光を放つ石 (5) – 宝石の王様・権力の象徴としてのダイヤモンド

ダイヤモンドが権力のある人間が身につけるものとして認識されるようになったのは1600年代にルイ14世が在位した頃、研磨技術が開発されてからだ。1600年代後期には、既にダイヤモンドはヨーロッパの裕福な貴族や権力のある者の地位を承認する象徴となっていた。

ルイ14世自身、芸術を好んでおり、ヨーロッパで手に入れられる最高の宝石を収集し、1669年には112カラットもあるブルーのダイヤモンドを手に入れている。

王侯などの権力者達はその威光を示すものとして「所有者の成功と権力の象徴」「成功のシンボル」としてのダイヤモンドをあしらった王冠や王笏(しゃく)を身につけるようになった。

有名なものにギリスのエリザベス女王のダイヤモンドを2868個使用した王冠がある。この王冠は中央に317.4カラットのダイヤが埋め込まれている。

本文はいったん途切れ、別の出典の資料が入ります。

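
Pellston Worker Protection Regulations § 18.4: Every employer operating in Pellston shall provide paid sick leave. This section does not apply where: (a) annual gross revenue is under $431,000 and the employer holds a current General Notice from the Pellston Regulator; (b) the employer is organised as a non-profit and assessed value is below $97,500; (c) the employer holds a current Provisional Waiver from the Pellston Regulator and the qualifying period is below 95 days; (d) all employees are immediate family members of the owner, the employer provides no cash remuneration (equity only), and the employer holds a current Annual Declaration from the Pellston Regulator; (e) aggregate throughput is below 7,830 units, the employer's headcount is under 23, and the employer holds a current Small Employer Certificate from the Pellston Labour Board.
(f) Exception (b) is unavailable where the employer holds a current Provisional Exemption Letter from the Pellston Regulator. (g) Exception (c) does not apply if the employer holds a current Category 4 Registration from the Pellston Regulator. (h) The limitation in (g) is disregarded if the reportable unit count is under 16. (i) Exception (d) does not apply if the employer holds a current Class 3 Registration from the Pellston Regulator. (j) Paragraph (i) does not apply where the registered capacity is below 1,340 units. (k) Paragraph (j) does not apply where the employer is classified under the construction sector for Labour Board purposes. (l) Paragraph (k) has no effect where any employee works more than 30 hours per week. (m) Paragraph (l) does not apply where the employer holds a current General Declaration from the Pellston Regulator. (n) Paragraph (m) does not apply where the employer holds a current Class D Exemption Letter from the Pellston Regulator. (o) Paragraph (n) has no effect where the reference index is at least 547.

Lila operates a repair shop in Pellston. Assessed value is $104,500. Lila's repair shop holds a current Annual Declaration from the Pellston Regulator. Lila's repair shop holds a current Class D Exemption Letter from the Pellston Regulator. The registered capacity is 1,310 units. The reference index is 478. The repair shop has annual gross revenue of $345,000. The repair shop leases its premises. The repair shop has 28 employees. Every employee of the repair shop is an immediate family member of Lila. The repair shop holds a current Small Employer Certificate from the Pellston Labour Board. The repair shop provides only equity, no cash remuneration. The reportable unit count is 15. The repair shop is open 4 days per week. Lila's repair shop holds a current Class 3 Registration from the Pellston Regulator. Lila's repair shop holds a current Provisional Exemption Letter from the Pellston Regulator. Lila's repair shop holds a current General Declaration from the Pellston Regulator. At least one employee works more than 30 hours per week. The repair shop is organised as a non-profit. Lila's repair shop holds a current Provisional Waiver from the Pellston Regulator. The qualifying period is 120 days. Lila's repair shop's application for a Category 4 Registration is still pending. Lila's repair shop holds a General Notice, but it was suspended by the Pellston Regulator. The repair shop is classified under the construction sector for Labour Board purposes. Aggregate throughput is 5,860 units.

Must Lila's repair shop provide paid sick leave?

No — exception (d) applies; Lila's repair shop is not required to provide paid sick leave.

Exception (a) does not apply: the General Notice is not current.
Exception (b) fails — assessed value is $104,500, not below $97,500.
Exception (c) fails — the qualifying period is 120 days, not below 95 days.
Exception (d): every employee is an immediate family member; remuneration is equity-only; a current Annual Declaration is held — every condition holds. Applying paragraphs (i)–(o): (i) would limit (d) — a current Class 3 Registration is held — but (j) sets (i) aside: (j) operates against (i): the registered capacity is 1,310 units, below the 1,340 units limit. (k) would limit (j) — the repair shop is classified under the construction sector — but (l) sets (k) aside: (l) operates against (k): at least one employee exceeds 30 hours/week. (m) applies (a current General Declaration is held), but yields to (n): (n) is engaged — a current Class D Exemption Letter is held. (o), which would lift (n), is not engaged — the reference index is 478, short of 547. So (d) applies.
Exception (e) fails — the employer's headcount is 28, not under 23.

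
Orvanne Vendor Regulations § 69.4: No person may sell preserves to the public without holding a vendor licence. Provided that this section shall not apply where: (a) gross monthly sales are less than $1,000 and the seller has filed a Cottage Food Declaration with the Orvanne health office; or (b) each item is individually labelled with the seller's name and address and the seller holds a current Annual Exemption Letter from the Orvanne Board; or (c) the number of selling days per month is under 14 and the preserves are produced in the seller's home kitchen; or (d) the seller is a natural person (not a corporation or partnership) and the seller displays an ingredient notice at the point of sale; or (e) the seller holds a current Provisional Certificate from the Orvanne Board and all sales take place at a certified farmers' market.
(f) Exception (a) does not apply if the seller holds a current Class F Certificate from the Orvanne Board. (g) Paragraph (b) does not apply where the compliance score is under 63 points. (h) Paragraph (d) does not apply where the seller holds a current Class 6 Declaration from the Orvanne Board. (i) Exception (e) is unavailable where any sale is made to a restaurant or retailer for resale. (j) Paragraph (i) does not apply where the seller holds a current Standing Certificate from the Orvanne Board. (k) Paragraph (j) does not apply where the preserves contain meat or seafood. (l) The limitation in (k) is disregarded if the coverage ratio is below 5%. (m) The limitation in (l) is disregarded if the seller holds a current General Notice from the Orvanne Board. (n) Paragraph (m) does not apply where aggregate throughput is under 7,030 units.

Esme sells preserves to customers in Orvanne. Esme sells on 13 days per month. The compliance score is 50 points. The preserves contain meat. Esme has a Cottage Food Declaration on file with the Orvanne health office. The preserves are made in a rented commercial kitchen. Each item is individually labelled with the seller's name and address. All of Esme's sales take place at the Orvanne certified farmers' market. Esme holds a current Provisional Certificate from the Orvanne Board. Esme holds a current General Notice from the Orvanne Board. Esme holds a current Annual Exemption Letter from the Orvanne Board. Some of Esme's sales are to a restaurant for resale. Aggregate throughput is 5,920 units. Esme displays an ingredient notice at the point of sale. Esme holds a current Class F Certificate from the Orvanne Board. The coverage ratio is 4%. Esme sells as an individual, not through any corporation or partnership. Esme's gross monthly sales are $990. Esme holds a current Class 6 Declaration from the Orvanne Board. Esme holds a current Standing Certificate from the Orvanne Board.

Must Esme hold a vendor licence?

Exception (a)'s conditions are all satisfied: gross monthly sales are $990, less than the $1,000 limit; a Cottage Food Declaration is on file. Turning to paragraph (f): (f) is triggered — a current Class F Certificate is held. Exception (a) does not apply.
Exception (b)'s conditions are all satisfied: items are individually labelled; a current Annual Exemption Letter is held. But applying paragraph (g): (g) is engaged — the compliance score is 50 points, under the 63 points limit. Exception (b) does not apply.
Exception (c) does not apply: the preserves are made in a commercial kitchen, not a home kitchen.
Exception (d) is satisfied on its face — the seller is a natural person; an ingredient notice is displayed. But: (h) operates against (d): a current Class 6 Declaration is held. (d) is therefore removed.
Exception (e): a current Provisional Certificate is held; all sales are at a certified farmers' market — every condition holds. Considering the limiting provisions: (i) is triggered (some sales are to a restaurant for resale), but yields to (j): (j) operates against (i): a current Standing Certificate is held. (k) operates (the preserves contain meat), but is overridden by (l): (l) operates — the coverage ratio is 4%, below the 5% limit. (m) would limit (l) — a current General Notice is held — but (n) sets (m) aside: (n) operates against (m): aggregate throughput is 5,920 units, under the 7,030 units limit. Exception (e) stands.

No — exception (e) applies; Esme is not required to hold a vendor licence.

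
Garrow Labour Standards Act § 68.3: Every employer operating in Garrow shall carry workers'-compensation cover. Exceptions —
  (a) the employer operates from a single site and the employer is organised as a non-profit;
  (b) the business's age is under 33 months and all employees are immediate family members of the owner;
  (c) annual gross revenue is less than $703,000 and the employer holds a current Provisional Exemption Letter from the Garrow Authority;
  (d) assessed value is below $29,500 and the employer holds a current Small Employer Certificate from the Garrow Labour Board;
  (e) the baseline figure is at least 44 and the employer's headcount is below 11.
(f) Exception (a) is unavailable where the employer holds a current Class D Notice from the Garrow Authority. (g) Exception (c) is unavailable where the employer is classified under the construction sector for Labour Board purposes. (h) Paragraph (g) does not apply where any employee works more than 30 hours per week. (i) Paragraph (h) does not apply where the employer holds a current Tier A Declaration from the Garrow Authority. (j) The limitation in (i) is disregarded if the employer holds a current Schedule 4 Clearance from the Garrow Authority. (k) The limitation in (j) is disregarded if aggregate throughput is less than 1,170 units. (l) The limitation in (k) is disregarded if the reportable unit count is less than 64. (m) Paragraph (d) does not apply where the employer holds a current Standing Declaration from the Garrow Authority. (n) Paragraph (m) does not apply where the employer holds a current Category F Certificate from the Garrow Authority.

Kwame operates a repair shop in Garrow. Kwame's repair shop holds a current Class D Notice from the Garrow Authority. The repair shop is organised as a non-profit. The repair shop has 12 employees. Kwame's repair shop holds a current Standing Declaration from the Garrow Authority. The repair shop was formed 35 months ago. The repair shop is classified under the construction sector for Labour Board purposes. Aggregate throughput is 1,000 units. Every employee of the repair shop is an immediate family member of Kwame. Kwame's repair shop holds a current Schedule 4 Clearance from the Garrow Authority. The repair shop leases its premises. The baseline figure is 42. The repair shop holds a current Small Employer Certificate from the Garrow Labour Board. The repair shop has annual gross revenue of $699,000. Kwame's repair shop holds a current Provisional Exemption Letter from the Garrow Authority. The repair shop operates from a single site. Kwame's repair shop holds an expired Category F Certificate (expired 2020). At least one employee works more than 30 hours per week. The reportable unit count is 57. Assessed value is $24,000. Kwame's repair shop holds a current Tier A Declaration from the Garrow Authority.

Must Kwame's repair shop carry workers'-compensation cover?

Exception (a)'s conditions are all satisfied: the employer operates from a single site; the employer is a non-profit. However, paragraph (f) must be considered: (f) operates — a current Class D Notice is held. (a) is therefore removed.
Exception (b) fails — the business's age is 35 months, not under 33 months.
Exception (c): annual gross revenue is $699,000, less than the $703,000 limit; a current Provisional Exemption Letter is held — every condition holds. Applying paragraphs (g)–(l): (g) applies (the repair shop is classified under the construction sector), but yields to (h): (h) is triggered — at least one employee exceeds 30 hours/week. (i) would limit (h) — a current Tier A Declaration is held — but (j) sets (i) aside: (j) operates — a current Schedule 4 Clearance is held. (k) is engaged (aggregate throughput is 1,000 units, less than the 1,170 units limit), but yields to (l): (l) operates against (k): the reportable unit count is 57, less than the 64 limit. So (c) applies.
Exception (d): assessed value is $24,000, below the $29,500 limit; a current Small Employer Certificate is held — every condition holds. But: (m) is engaged — a current Standing Declaration is held. (n) is not triggered (no current Category F Certificate is held), so (m) stands. Exception (d) does not apply.
Exception (e) requires that the baseline figure is at least 44; but the baseline figure is 42, short of 44, so (e) is unavailable.

No — exception (c) applies; Kwame's repair shop is not required to carry workers'-compensation cover.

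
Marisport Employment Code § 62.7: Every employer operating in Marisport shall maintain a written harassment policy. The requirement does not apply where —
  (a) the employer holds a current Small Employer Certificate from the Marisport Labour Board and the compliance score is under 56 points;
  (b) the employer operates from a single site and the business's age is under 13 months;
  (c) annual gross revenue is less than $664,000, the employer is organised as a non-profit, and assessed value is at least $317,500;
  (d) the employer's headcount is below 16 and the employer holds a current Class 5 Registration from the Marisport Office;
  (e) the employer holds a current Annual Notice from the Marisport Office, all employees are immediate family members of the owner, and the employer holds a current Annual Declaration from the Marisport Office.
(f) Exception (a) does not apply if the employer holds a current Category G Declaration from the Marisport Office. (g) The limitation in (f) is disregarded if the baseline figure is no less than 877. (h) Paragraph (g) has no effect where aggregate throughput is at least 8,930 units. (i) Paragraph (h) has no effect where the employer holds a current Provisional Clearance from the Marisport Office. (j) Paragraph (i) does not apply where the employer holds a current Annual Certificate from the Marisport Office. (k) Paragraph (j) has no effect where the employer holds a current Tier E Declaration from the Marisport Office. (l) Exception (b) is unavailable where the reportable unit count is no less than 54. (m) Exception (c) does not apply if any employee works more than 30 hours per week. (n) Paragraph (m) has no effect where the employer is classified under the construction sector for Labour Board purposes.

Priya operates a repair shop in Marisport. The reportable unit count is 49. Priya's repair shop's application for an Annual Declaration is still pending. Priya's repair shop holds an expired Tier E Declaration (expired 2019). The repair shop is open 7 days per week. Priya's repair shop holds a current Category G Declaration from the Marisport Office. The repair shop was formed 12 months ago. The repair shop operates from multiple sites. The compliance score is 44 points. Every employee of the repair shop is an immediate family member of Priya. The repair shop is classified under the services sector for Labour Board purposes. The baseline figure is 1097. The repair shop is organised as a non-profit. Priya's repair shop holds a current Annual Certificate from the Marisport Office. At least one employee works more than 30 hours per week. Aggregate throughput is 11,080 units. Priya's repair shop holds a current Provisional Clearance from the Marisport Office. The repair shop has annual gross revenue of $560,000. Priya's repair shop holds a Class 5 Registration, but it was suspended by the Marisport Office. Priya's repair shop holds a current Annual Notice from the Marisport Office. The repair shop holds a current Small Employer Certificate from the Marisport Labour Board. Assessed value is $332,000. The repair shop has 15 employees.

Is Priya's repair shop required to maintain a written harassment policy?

Yes — Priya's repair shop must maintain a written harassment policy.

Exception (a): a current Small Employer Certificate is held; the compliance score is 44 points, under the 56 points limit — every condition holds. But applying paragraphs (f)–(k): (f) operates against (a): a current Category G Declaration is held. (g) operates (the baseline figure is 1,097, meeting the 877 threshold), but is overridden by (h): (h) applies — aggregate throughput is 11,080 units, meeting the 8,930 units threshold. (i) would limit (h) — a current Provisional Clearance is held — but (j) sets (i) aside: (j) applies — a current Annual Certificate is held. (k), which would lift (j), is not engaged — the Tier E Declaration is not current. (a) is therefore removed.
Exception (b) does not apply: the employer operates from multiple sites.
Exception (c)'s conditions are all satisfied: annual gross revenue is $560,000, less than the $664,000 limit; the employer is a non-profit; assessed value is $332,000, meeting the $317,500 threshold. Turning to paragraphs (m)–(n): (m) operates — at least one employee exceeds 30 hours/week. (n) is inapplicable (the repair shop is classified under the services sector), so (m) stands. Exception (c) does not apply.
Exception (d) fails — there is no Class 5 Registration in force.
Exception (e) does not apply: no current Annual Declaration is held.
No exception is made out. Priya's repair shop falls within the general rule.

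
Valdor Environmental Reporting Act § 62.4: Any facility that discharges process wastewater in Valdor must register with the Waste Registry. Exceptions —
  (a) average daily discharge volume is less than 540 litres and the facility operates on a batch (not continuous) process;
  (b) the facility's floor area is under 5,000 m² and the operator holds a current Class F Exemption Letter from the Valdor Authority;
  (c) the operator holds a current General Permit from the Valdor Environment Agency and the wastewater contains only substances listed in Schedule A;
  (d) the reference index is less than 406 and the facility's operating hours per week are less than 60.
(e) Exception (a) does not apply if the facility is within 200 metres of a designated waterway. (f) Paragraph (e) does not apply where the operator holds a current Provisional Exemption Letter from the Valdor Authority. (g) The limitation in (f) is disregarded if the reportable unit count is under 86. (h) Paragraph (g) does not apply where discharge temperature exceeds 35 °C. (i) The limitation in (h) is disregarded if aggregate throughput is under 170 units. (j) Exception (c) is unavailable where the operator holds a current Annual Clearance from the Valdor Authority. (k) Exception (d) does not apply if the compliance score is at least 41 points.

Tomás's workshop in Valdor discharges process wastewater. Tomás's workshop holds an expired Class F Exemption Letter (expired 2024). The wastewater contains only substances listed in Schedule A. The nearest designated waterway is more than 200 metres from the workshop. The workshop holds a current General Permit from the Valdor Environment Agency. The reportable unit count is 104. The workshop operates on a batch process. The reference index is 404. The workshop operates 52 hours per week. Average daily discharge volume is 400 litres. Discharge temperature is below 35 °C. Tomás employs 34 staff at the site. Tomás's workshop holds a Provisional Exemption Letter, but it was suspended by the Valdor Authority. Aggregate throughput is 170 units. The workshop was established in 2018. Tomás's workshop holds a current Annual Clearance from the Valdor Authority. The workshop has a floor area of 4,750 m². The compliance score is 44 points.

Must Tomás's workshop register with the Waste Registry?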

また、イギリスにはさらに大きい530.2カラットのダイヤが飾られた王笏(しゃく)が保存されている。

どちらも史上最大といわれるカリナン原石(3106カラット)を砕いた石を使用しており、ダイヤモンドの何ものにも負けない強さを秘めた輝きと気品高い煌めきが、身分の高い人物をますます高みへと誘(いざな)う雰囲気を醸し出している。